Dr. Kovac recommended that the Summit participants keep Dr. Christensen’s comments about disruptive technology in mind as these efforts progress. Specifically, she said that the field should be actively searching for low-hanging fruit as a pragmatic way of making progress, but at the same time, the field must not overlook the big, paradigm-changing developments. Efforts that strive for the latter may fail, but the ones that succeed will be the transformative ideas and technologies that make personalized healthcare a reality. She also said that there is a place for the venture capital community to play a role in these efforts, particularly in terms of looking at the bigger picture of what technology can be put together with the right business model and partners to create solutions that patients and payers. She also stressed that the public sector needs to continue funding the science and clinical work that will ultimately prove the value proposition that lies at the heart of personalized healthcare. And in a final remark, she stressed that the field needs to rally around existing coalitions, and asked the Summit participants to consider creating a master map of the actors in this world. Having that master map would lead to strategies that target the key players and accelerate progress in this field.
Dr. Prescott said that he would leave this meeting adopting a broader view of personalized healthcare that is part and parcel of healthcare reform. It is clear, he said, that there is a real need for new business models that reflect the known benefits of personalized healthcare, while also engaging government to become a more active player in this field. He was also struck by the fact that efforts should already be underway to integrate every individual’s personal data because this task will only become more difficult as more molecular information becomes available.

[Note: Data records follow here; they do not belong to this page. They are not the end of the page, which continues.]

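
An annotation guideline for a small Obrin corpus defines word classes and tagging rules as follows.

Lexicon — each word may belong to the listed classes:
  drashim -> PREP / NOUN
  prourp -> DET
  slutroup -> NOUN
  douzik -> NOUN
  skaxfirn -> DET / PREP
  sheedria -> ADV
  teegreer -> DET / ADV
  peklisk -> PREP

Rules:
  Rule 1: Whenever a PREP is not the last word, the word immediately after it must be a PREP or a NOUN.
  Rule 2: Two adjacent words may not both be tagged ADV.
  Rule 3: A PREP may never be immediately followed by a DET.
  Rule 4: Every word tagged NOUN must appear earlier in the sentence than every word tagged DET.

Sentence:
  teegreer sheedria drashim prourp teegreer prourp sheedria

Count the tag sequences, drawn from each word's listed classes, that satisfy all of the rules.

Candidates per position — 1:teegreer {DET,ADV}; 2:sheedria {ADV}; 3:drashim {PREP,NOUN}; 4:prourp {DET}; 5:teegreer {DET,ADV}; 6:prourp {DET}; 7:sheedria {ADV}.
There are 8 candidate sequences in total.
Every candidate sequence violates at least one rule; no consistent tagging exists.
Count = 0.

0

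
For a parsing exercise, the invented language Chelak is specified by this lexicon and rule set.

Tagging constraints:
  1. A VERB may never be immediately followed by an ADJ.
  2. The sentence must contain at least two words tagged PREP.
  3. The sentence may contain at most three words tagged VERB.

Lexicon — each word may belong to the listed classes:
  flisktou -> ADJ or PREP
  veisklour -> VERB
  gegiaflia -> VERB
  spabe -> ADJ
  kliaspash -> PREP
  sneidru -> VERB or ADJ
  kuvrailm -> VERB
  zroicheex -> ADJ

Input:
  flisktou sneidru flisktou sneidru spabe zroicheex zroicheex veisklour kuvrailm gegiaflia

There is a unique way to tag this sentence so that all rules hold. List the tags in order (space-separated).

Candidates per position — 1:flisktou {ADJ,PREP}; 2:sneidru {VERB,ADJ}; 3:flisktou {ADJ,PREP}; 4:sneidru {VERB,ADJ}; 5:spabe {ADJ}; 6:zroicheex {ADJ}; 7:zroicheex {ADJ}; 8:veisklour {VERB}; 9:kuvrailm {VERB}; 10:gegiaflia {VERB}.
If word 1 were ADJ, no tagging could satisfy rule 2; so word 1 is PREP.
If word 2 were VERB, no tagging could satisfy rule 3; so word 2 is ADJ.
If word 3 were ADJ, no tagging could satisfy rule 2; so word 3 is PREP.
If word 4 were VERB, no tagging could satisfy rule 1; so word 4 is ADJ.
The only consistent sequence is: PREP ADJ PREP ADJ ADJ ADJ ADJ VERB VERB VERB.
Rule-by-rule: rule 1 satisfied; rule 2 satisfied; rule 3 satisfied.

PREP ADJ PREP ADJ ADJ ADJ ADJ VERB VERB VERB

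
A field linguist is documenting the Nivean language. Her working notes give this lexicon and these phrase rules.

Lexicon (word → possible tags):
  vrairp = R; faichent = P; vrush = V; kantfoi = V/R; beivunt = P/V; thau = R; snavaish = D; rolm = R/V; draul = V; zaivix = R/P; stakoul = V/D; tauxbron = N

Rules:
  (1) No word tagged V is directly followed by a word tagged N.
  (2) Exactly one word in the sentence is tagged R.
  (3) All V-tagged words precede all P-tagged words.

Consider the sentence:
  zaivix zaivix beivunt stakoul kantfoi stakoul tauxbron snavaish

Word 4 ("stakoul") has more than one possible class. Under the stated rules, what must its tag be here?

D

Candidates per position — 1:zaivix {R,P}; 2:zaivix {R,P}; 3:beivunt {P,V}; 4:stakoul {V,D}; 5:kantfoi {V,R}; 6:stakoul {V,D}; 7:tauxbron {N}; 8:snavaish {D}.
At position 6, choosing V makes rule 1 impossible to satisfy; hence D.
Position 4: the remaining choice is settled jointly with positions 1, 2, 3, 5 — only D at position 4 is part of a tagging that satisfies every rule.
The only consistent sequence is: P P P D R D N D.
Checking: rule 1 ✓; rule 2 ✓; rule 3 ✓.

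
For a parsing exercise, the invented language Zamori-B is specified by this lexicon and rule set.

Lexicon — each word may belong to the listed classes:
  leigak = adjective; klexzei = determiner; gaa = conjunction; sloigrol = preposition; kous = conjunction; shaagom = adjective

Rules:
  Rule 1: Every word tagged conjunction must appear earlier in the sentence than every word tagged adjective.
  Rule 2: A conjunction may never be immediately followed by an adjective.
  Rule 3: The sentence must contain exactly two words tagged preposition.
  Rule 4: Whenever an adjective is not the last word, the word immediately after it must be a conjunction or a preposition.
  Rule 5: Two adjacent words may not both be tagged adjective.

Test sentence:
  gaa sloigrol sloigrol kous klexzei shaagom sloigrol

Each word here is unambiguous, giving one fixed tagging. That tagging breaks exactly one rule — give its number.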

Dr. Christensen provided the final comments by reiterating that going after the simple things is critical. The challenge will be that the thought leaders in the field are involved in solving the most difficult problems, so it is important to keep the simple things front and center. He closed his remarks by noting four common errors people commit in terms of promoting good theory:
People are so anxious to describe what needs to be done that they don’t describe the measure of what the phenomena really are. He noted that he does not see that happening in this field.
There really is value in a common language, and there must be compromise to develop that language.
Sometimes we view the discovery of an anomaly as a failure of theory, but this is wrong – anomalies provide the opportunity to explore what information outliers are providing.
Most bodies of understanding accumulate in an ad hoc, disjointed way, and there can be great value in setting up an organization and journal to be a repository of the best thinking, which in turn, speeds the eventual adoption of theory.